Christopher Marlowe - Biography and Works

As the most striking personality and the most impressive dramatist among the University Wits, Christopher Marlower wrote Tamburlaine the Great with the main theme of the lust for power. He deserves mention in the Elizabethan Age due to his rebel against established order, and challenge to the divine rule. He had 'earthly sort of belief instead of Godly sort of belief.


Christopher Marlowe (1564-1593)

In the very book, he embraces the excitement of new geographical discoveries, oriental splendour, all the new glory of Elizabethan poetic utterance, the Renaissance feeling for virtue, lyrical enthusiasm and so on. As geography, history, and romance came together in the Elizabethan and seventeenth century poetic mind with powerful effect, Marlower did not remain untouched. The intoxication with power is perhaps the main theme of Tamburlaine. Tamburlaine has the Faustian urge, the urge to reach beyond the limits of mortality. His conquests have no material objective in view: they are metaphysical in inspiration. Doctor Faustus is a Tamburlaine on the intellectual level; his ambition is for ultimate knowledge.

His Doctor Faustus is full of the spirit of Renaissance ambition and virtue, but there is also a specifically Christian background. The devil is effectively set against the Renaissance zeal for limitless understanding, the popular Christian notion of a forbidden knowledge, all the dark ideas of witchcraft and black magic, which had haunted the mind of Europe for centuries.

All the heroes of Marlowe are lonely souls who have no real confident as Tamburlaine and Faustus.

In this way, Marlowe alone remained almost equal to Shakespeare in drama. The modification in the concept of tragedy made him remarkable. For him, the subject of tragedy is the matter of individual hero rather than King and Queen. The characters are common people in his works. Tamburlaine is a shepherd and Dr. Faustus is a poor scholar but the works remained influential in his age. These tragic heroes are full of life and vitality not the puppets. They are vigorous and strong enough.

Marlowe was the first English playwright to perceive that tragic action must issue from, and be reflected in, character. Marlowe's characterization is simple; nevertheless his heroes are individuals; they all arouse sympathy in some degree, Faustus and Edward II in high degrees; and in their own natures are the seeds of their fates. This was Marlowe's greatest contribution to English tragedy greater even than his revivification of its diction and meter. Marlowe imparted passion, vehemence and force to drama. He set the stage on fire with the flame of his passion. Marlowe added poetic grandeur and poetic excellence to drama. He breathed into drama the life-spirit of poetry. He was the morning star of Elizabethan drama, and when he perished suddenly in the prime of his youth, men felt that Lucifer had fallen from heaven".

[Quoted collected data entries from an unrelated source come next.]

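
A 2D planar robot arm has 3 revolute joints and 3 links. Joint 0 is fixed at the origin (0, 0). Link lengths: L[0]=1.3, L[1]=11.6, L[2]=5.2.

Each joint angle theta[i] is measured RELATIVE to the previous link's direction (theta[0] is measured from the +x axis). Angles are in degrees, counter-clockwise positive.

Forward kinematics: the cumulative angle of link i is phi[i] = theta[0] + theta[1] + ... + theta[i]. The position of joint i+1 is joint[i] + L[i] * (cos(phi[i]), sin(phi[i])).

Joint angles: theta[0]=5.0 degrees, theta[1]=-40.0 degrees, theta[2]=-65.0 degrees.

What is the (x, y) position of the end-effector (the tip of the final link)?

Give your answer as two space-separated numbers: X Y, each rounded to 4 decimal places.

Answer: 9.8942 -11.6612

Derivation:
joint[0] = (0.0000, 0.0000)  (base)
link 0: phi[0] = 5 = 5 deg
  cos(5 deg) = 0.9962, sin(5 deg) = 0.0872
  joint[1] = (0.0000, 0.0000) + 1.3 * (0.9962, 0.0872) = (0.0000 + 1.2951, 0.0000 + 0.1133) = (1.2951, 0.1133)
link 1: phi[1] = 5 + -40 = -35 deg
  cos(-35 deg) = 0.8192, sin(-35 deg) = -0.5736
  joint[2] = (1.2951, 0.1133) + 11.6 * (0.8192, -0.5736) = (1.2951 + 9.5022, 0.1133 + -6.6535) = (10.7972, -6.5402)
link 2: phi[2] = 5 + -40 + -65 = -100 deg
  cos(-100 deg) = -0.1736, sin(-100 deg) = -0.9848
  joint[3] = (10.7972, -6.5402) + 5.2 * (-0.1736, -0.9848) = (10.7972 + -0.9030, -6.5402 + -5.1210) = (9.8942, -11.6612)
End effector: (9.8942, -11.6612)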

Marlowe made improvement in the field of Tragedy and modified the conception of tragedy held in the Middle Ages. For the Middle Ages, tragedy was a thing of princes; for Marlowe it was a matter of individual heroes. In a typical Marlowian tragedy a giant figure is portrayed, and his consuming passion reaches beyond the ordinary aspiration until he meets his fate. The interest lies not in the mere fall, but in the struggle between the overweening soul, typically of the Renaissance, in its insatiable ambition, and the limitations which it seeks to overcome. Further, Marlowe added the element of struggle which was absent in the tragedy of the Middle Ages. In the old conception, tragedy depicted the fall of the hero under the domination of fate. It was Marlowe who introduced the element of struggle. In Dr. Faustus, there is a constant struggle within the soul of Faustus himself, represented by the good and bad angels.

The medieval conception of tragedy was a distinctly moral one. Drama had to show this falling into adversity and thereby inculcate a didactic lesson. There is no moral of this sort in Marlowe's tragedy. In all these ways Marlowe revolutionized the old conception of tragedy and made it fit for the need and new urges of the Renaissance.

Marlowe was the representative dramatist of the Renaissance period. In his four plays, Tamburlaine, Dr. Faustus, The Jew of Malta and Edward II, we have a fair expression of the entire age with all its new aspirations, hopes and dashing adventure. Marlowe is the dramatist of the Renaissance which people felt and lived. Marlowe touches almost all aspects of the Renaissance in his works.